Kur’an’a göre, kadın ve erkek “aynı öz/can”dan yaratılmıştır. Yüce Yaratıcı bu gerçeği şöyle ifade eder: “Ey insanlar! Sizi bir tek canlı varlıktan yaratan, ondan da eşini var eden ve her ikisinden de pek çok kadın ve erkek meydana getiren Rabbinize karşı sorumluluğunuzun bilincinde olun. Kendisi adına birbirinizden hak talep ettiğiniz Allah’a karşı sorumluluk bilinci duyun ve bu akrabalık bağlarını gözetin. Şüphesiz Allah üzerinizde daimi bir gözetleyicidir.” (Nisa, 4/1) Kur’an, “kadınların erkekler için, erkeklerin de kadınlar için bir elbise/örtü” gibi olduğuna dikkat çeker (2/187). Aslında, aynı özden kadın ve erkek olarak yaratılmış olan insan, her şeyiyle, her haliyle özgün bir varlıktır. Ancak, insani bütünlüğün sağlanabilmesi, eşler arasında oluşan ilahi sevgi ve rahmetin açığa çıkarılmasına, geliştirilmesine, büyütülmesine bağlıdır. Müslümanların bu sevginin ne kadar farkında olduklarını gerçekten düşünmek gerekmektedir.
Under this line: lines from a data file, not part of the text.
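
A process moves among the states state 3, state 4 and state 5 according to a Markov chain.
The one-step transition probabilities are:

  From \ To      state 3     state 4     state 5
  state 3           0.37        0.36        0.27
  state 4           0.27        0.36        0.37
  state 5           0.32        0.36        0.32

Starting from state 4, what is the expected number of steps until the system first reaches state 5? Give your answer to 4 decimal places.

2.9412

Let t(s) be the expected number of steps to first reach state 5 from state s, with t(state 5) = 0. Conditioning on the first step:
t(state 3) = 1 + 0.37·t(state 3) + 0.36·t(state 4)
t(state 4) = 1 + 0.27·t(state 3) + 0.36·t(state 4)
Solving: t(state 3) = 3.2680, t(state 4) = 2.9412.
Expected steps from state 4 to state 5: 2.9412.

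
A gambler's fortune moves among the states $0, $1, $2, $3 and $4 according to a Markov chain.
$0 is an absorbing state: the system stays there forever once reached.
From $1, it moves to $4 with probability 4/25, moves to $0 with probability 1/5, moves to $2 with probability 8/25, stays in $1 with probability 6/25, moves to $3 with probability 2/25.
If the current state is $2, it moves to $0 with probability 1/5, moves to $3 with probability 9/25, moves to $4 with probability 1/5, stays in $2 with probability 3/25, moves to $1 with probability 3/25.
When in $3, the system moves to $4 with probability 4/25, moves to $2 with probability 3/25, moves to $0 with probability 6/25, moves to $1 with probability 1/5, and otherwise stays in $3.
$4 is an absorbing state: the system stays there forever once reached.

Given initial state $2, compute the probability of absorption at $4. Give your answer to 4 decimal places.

Let h(s) be the probability of absorption at $4 starting from transient state s. Then h($4) = 1 and h($0) = 0. By first-step analysis:
h($1) = 0.2·0 + 0.24·h($1) + 0.32·h($2) + 0.08·h($3) + 0.16·1
h($2) = 0.2·0 + 0.12·h($1) + 0.12·h($2) + 0.36·h($3) + 0.2·1
h($3) = 0.24·0 + 0.2·h($1) + 0.12·h($2) + 0.28·h($3) + 0.16·1
Solving: h($1) = 0.4498, h($2) = 0.4621, h($3) = 0.4242.
Starting from $2, the probability is 0.4621.

0.4621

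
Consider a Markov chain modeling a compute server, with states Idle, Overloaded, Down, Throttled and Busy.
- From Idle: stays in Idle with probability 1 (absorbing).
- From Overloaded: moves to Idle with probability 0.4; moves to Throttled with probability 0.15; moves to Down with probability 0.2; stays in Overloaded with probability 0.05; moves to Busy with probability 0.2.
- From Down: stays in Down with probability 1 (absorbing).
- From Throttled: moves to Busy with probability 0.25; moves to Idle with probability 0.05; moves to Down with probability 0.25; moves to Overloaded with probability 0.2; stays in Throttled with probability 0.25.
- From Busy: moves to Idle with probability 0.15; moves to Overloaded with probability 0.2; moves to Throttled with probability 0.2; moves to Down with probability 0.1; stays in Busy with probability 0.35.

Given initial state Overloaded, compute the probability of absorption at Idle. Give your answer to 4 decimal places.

Let h(s) be the probability of absorption at Idle starting from transient state s. Then h(Idle) = 1 and h(Down) = 0. By first-step analysis:
h(Overloaded) = 0.4·1 + 0.05·h(Overloaded) + 0.2·0 + 0.15·h(Throttled) + 0.2·h(Busy)
h(Throttled) = 0.05·1 + 0.2·h(Overloaded) + 0.25·0 + 0.25·h(Throttled) + 0.25·h(Busy)
h(Busy) = 0.15·1 + 0.2·h(Overloaded) + 0.1·0 + 0.2·h(Throttled) + 0.35·h(Busy)
Solving: h(Overloaded) = 0.5989, h(Throttled) = 0.4064, h(Busy) = 0.5401.
Starting from Overloaded, the probability is 0.5989.

0.5989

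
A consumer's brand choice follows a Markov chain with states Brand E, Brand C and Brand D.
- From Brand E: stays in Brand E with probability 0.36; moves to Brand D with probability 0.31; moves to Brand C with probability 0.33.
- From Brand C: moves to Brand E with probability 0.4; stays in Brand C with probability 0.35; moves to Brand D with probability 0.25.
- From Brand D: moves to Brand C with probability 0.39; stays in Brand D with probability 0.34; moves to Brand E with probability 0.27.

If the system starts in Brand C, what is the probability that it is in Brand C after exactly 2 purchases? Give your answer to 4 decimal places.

0.3520

Sum over the intermediate state after 1 purchase:
P = P(Brand C→Brand E)·P(Brand E→Brand C) + P(Brand C→Brand C)·P(Brand C→Brand C) + P(Brand C→Brand D)·P(Brand D→Brand C)
  = 0.4×0.33 + 0.35×0.35 + 0.25×0.39
  = 0.1320 + 0.1225 + 0.0975 = 0.3520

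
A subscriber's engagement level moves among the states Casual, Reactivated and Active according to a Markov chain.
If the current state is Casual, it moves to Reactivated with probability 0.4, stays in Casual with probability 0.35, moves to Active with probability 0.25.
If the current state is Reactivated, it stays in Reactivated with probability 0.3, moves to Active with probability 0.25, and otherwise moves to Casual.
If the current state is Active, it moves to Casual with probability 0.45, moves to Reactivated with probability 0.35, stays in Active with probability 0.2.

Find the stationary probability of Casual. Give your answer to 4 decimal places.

Let the stationary distribution be π with π = πP and π_1 + π_2 + π_3 = 1.
π_1 = 0.35·π_1 + 0.45·π_2 + 0.45·π_3
π_2 = 0.4·π_1 + 0.3·π_2 + 0.35·π_3
Solving with the normalization constraint gives π = (0.4091, 0.3528, 0.2381).
So the stationary probability of Casual is 0.4091.

0.4091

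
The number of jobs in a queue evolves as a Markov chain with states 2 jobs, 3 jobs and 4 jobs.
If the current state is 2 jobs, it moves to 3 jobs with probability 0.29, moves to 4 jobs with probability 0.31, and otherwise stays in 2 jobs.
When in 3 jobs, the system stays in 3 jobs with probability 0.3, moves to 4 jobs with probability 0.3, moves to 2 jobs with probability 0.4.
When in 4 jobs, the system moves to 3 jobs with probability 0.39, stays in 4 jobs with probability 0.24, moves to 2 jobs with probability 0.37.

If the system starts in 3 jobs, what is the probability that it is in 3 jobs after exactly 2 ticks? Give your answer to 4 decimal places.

Sum over the intermediate state after 1 tick:
P = P(3 jobs→2 jobs)·P(2 jobs→3 jobs) + P(3 jobs→3 jobs)·P(3 jobs→3 jobs) + P(3 jobs→4 jobs)·P(4 jobs→3 jobs)
  = 0.4×0.29 + 0.3×0.3 + 0.3×0.39
  = 0.1160 + 0.0900 + 0.1170 = 0.3230

0.3230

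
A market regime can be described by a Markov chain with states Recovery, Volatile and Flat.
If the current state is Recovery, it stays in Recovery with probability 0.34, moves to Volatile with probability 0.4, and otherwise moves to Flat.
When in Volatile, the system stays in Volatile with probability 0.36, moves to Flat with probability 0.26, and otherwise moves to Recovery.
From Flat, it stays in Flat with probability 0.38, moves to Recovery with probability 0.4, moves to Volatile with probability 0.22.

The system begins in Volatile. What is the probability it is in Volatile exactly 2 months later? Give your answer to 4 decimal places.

0.3388

Sum over the intermediate state after 1 month:
P = P(Volatile→Recovery)·P(Recovery→Volatile) + P(Volatile→Volatile)·P(Volatile→Volatile) + P(Volatile→Flat)·P(Flat→Volatile)
  = 0.38×0.4 + 0.36×0.36 + 0.26×0.22
  = 0.1520 + 0.1296 + 0.0572 = 0.3388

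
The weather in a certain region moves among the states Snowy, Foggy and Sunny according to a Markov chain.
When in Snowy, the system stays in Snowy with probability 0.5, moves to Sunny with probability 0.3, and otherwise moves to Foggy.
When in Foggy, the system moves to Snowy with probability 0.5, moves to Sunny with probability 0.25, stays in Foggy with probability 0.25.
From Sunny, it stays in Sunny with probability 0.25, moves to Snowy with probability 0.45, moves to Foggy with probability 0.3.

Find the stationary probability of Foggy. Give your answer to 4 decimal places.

Let the stationary distribution be π with π = πP and π_1 + π_2 + π_3 = 1.
π_1 = 0.5·π_1 + 0.5·π_2 + 0.45·π_3
π_2 = 0.2·π_1 + 0.25·π_2 + 0.3·π_3
Solving with the normalization constraint gives π = (0.4863, 0.2394, 0.2743).
So the stationary probability of Foggy is 0.2394.

0.2394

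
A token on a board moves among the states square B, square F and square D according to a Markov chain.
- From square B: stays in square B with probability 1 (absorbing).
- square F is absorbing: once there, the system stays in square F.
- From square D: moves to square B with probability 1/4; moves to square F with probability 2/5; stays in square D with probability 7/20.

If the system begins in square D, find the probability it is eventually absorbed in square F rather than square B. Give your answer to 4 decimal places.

0.6154

Let h(s) be the probability of absorption at square F starting from transient state s. Then h(square F) = 1 and h(square B) = 0. By first-step analysis:
h(square D) = 0.25·0 + 0.4·1 + 0.35·h(square D)
Solving: h(square D) = 0.6154.
Starting from square D, the probability is 0.6154.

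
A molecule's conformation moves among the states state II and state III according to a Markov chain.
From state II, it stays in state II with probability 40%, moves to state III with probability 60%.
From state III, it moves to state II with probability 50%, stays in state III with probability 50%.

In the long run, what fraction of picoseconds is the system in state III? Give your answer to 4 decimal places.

0.5455

Let the stationary distribution be π with π = πP and π_1 + π_2 = 1.
π_1 = 0.4·π_1 + 0.5·π_2
Solving with the normalization constraint gives π = (0.4545, 0.5455).
So the stationary probability of state III is 0.5455.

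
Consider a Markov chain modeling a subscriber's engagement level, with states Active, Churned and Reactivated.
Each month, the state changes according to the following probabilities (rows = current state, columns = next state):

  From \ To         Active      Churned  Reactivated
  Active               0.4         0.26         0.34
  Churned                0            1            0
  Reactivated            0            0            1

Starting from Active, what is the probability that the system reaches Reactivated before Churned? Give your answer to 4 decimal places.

Let h(s) be the probability of absorption at Reactivated starting from transient state s. Then h(Reactivated) = 1 and h(Churned) = 0. By first-step analysis:
h(Active) = 0.4·h(Active) + 0.26·0 + 0.34·1
Solving: h(Active) = 0.5667.
Starting from Active, the probability is 0.5667.

0.5667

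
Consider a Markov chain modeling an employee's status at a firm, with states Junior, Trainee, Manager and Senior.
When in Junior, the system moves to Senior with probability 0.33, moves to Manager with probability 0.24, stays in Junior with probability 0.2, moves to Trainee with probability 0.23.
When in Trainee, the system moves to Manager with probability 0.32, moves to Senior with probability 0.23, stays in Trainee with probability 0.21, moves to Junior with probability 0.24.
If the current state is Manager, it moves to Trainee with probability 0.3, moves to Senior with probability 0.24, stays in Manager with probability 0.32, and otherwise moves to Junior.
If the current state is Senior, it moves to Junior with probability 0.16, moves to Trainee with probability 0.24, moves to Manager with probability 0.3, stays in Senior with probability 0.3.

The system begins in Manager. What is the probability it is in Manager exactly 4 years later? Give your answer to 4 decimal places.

Propagate the distribution vector 4 years from Manager.
After 0 years: (0.0000, 0.0000, 1.0000, 0.0000)
After 1 year: (0.1400, 0.3000, 0.3200, 0.2400)
After 2 years: (0.1832, 0.2488, 0.3040, 0.2640)
After 3 years: (0.1812, 0.2489, 0.3001, 0.2698)
After 4 years: (0.1812, 0.2487, 0.3001, 0.2700)
P(in Manager after 4 years) = 0.3001

0.3001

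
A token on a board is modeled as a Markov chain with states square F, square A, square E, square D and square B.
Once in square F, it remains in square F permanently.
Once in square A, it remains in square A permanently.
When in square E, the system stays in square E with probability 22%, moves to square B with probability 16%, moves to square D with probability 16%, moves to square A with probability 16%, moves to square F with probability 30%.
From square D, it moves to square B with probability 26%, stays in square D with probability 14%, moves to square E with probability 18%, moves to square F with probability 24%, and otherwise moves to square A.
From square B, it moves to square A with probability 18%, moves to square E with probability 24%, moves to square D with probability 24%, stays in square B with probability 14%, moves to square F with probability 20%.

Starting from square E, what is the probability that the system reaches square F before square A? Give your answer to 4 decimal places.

0.6201

Let h(s) be the probability of absorption at square F starting from transient state s. Then h(square F) = 1 and h(square A) = 0. By first-step analysis:
h(square E) = 0.3·1 + 0.16·0 + 0.22·h(square E) + 0.16·h(square D) + 0.16·h(square B)
h(square D) = 0.24·1 + 0.18·0 + 0.18·h(square E) + 0.14·h(square D) + 0.26·h(square B)
h(square B) = 0.2·1 + 0.18·0 + 0.24·h(square E) + 0.24·h(square D) + 0.14·h(square B)
Solving: h(square E) = 0.6201, h(square D) = 0.5805, h(square B) = 0.5676.
Starting from square E, the probability is 0.6201.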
Sadece ilke bazında dikkat çektiğimiz bu gerçekler, Hz. Muhammed’in sağlığında, kadına gerçekten kişilik ve özgürlük kazandırmıştı. Öyle ki, Hz. Ömer, hicret sonrası Mekke’den gelen kadınların Medineli kadınlara özenerek özgürleştiklerini, kendi varlıklarının farkında olduklarını dile getirmek ihtiyacı hissetmişti. Hz. Ömer hutbe okurken, üzerindeki elbisenin hesabını soran bir kadın sahabe idi. Hz. Ömer zamanında bugünkü karşılığı zabıta amirliği olan “Hisbe”nin başında bir kadın görev yapıyordu; çarşı- pazar ondan soruluyordu. Uhut’ta Hz. Peygamber’in dişinin kırılmasına yol açan kargaşada, vücudunu Hz. Peygamber’e siper ederek şehit olanların içinde bir kadın Müslüman vardı. Peygamberliğinin en zor aşamasında Hz. Muhammed’in yanında sevgili eşi Hz. Hatice vardı. Bütün bunları geçmişe öykünme amacıyla dile getirmiyoruz. Bugün gelinen noktada, eğer özgürlükten, özne olmaktan, insanca yaşamaktan söz edeceksek, işe kadınlardan başlamak gerektiğini hatırlatmak istiyoruz. Kendilerine güvenemeyen, kendilerinden korkan erkekler, kadını eve hapsederek kendilerini güvence altına almak istemektedirler. Toplumda özgürlük bilincinin gelişebilmesi, kadınların özgür bireyler oldukları bilinci ile doğru orantılıdır. Tekrar edelim: Her erkek bir kadının eseridir. Kadının olmadığı yerde uygarlık olmaz.